Grup toplantısının ardından gazetecilerin "Suriye sınırında düşürülen uçakla ilgili ne düşünüyorsunuz" sorusunu yanıtlayan Yüksekdağ, "Karşılıklı sağduyunun korunması çok önemlidir. Gerilim siyasetinin hiçbir yarar getirmediğini gördük. Hükümet'in de bölgede gerilimi düşürecek adımlar atmasında yarar var" dedi.
Uçağın düşürülmesi ve onu takip eden gelişmelerin geride kalan dönemde Suriye politikasında yaşanan sorunların ve eksikliklerin sonucu olduğunu öne süren Yüksekdağ, çok kritik ve tehlikeli bir eşiğe gelindiğini, bütün tarafların soğukkanlı ve yapıcı olması gerektiğini söyledi. Yüksekdağ, yaşanabilecek gelişmelerin bölge halklarının çıkarına olmayacağını dile getirdi.
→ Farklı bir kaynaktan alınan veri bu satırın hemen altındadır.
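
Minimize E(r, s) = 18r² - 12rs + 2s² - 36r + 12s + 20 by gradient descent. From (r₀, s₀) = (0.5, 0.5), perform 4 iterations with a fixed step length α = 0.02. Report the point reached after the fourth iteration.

∇E = (36r - 12s - 36, -12r + 4s + 12)
Step 1: at (0.5, 0.5), ∇E = (-24, 8) → (0.5, 0.5) − 0.02·(-24, 8) = (0.98, 0.34)
Step 2: at (0.98, 0.34), ∇E = (-4.8, 1.6) → (0.98, 0.34) − 0.02·(-4.8, 1.6) = (1.076, 0.308)
Step 3: at (1.076, 0.308), ∇E = (-0.96, 0.32) → (1.076, 0.308) − 0.02·(-0.96, 0.32) = (1.0952, 0.3016)
Step 4: at (1.0952, 0.3016), ∇E = (-0.192, 0.064) → (1.0952, 0.3016) − 0.02·(-0.192, 0.064) = (1.09904, 0.30032)

(1.09904, 0.30032)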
Yüksekdağ, Demirtaş'a yönelik "suikast girişimi" iddialarının sorulması üzerine adli sürecin halen devam ettiğini belirterek, kendilerinin de bağımsız laboratuvarlar aracılığıyla analiz yaptırmak istediklerini söyledi. Diyarbakır Valiliğinin açıklamasının sağlıklı bir inceleme olmadan yapıldığını iddia eden Yüksekdağ, yaşananların üzerinin örtülmeye çalışıldığını ileri sürdü.
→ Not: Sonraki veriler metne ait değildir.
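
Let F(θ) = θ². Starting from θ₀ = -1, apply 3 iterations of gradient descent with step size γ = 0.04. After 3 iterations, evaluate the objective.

F′(θ) = 2θ
θ₁ = -1 − 0.04·(-2) = -0.92
θ₂ = -0.92 − 0.04·(-1.84) = -0.8464
θ₃ = -0.8464 − 0.04·(-1.6928) = -0.778688
F(-0.778688) = 0.606355001344

0.606355001344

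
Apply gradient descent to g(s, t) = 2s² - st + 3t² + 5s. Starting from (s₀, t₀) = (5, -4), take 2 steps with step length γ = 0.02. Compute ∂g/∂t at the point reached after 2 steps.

-21.4252

∇g = (4s - t + 5, -s + 6t)
Step 1: at (5, -4), ∇g = (29, -29) → (5, -4) − 0.02·(29, -29) = (4.42, -3.42)
Step 2: at (4.42, -3.42), ∇g = (26.1, -24.94) → (4.42, -3.42) − 0.02·(26.1, -24.94) = (3.898, -2.9212)
∂g/∂t at (3.898, -2.9212) = -21.4252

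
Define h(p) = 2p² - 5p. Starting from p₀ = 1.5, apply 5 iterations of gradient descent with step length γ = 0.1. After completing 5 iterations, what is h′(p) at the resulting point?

0.07776

h′(p) = 4p - 5
Step 1: h′(1.5) = 1; p₁ = 1.5 − 0.1·1 = 1.4
Step 2: h′(1.4) = 0.6; p₂ = 1.4 − 0.1·0.6 = 1.34
Step 3: h′(1.34) = 0.36; p₃ = 1.34 − 0.1·0.36 = 1.304
Step 4: h′(1.304) = 0.216; p₄ = 1.304 − 0.1·0.216 = 1.2824
Step 5: h′(1.2824) = 0.1296; p₅ = 1.2824 − 0.1·0.1296 = 1.26944
h′(p) at (1.26944) = 0.07776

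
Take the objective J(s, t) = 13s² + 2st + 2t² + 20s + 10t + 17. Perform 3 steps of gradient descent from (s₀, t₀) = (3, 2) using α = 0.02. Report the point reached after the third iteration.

∇J = (26s + 2t + 20, 2s + 4t + 10)
(s₁, t₁) = (3, 2) − 0.02·(102, 24) = (0.96, 1.52)
(s₂, t₂) = (0.96, 1.52) − 0.02·(48, 18) = (0, 1.16)
(s₃, t₃) = (0, 1.16) − 0.02·(22.32, 14.64) = (-0.4464, 0.8672)

(-0.4464, 0.8672)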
"Kabine açıklandı. 2 kadın bakan var. Enerji Bakanı olarak Berat Albayrak'ın ismi yer aldı. Nasıl değerlendiriyorsunuz" sorusunu şöyle yanıtladı:
"Türkiye'ye hayırlı olmasını diliyoruz. Bu hükümet pek hayırla gelmediği için iyi niyet dileklerimizin ne kadar karşılık bulacağından şüpheliyiz. Bu kabine bu koşullar içinde ne kadar hayırlı olacaksa o kadar hayırlı olmasını diliyoruz. Bu kabine, 1 Kasım'da ortaya çıkan seçilmiş iradenin tartışması ile belirlenmedi. Saraya bağlı hareket etme profili sergiliyor bize göre. Kabinede 2 kadın bakanın olması ileri bir adım ama ben bunun çok da anlamlı bir katkı ürettiğini düşünmüyorum. Kabinenin önünde çok ciddi sorunlar var. Her şeyden önce barış ve Çözüm Süreci'nin başlatılması görevi bu kabinenin önünde duruyor."
- Şişecam işçilerini kabul
Öte yandan Yüksekdağ, Şişecam işçilerini de TBMM Grup Yönetim Salonu'nda kabul etti.
Kabul, görüntü alınmasının ardından basına kapalı devam etti.
HDP TBMM Grup Toplantısı
HDP Eş Genel Başkanı Figen Yüksekdağ, Türk hava sahasını ihlal eden uçağın düşürülmesine ilişkin, "Karşılıklı sağduyunun korunması çok önemlidir. Gerilim siyasetinin hiçbir yarar getirmediğini gördük. Hükümetin de bölgede gerilimi düşürecek adımlar atmasında yarar var" dedi.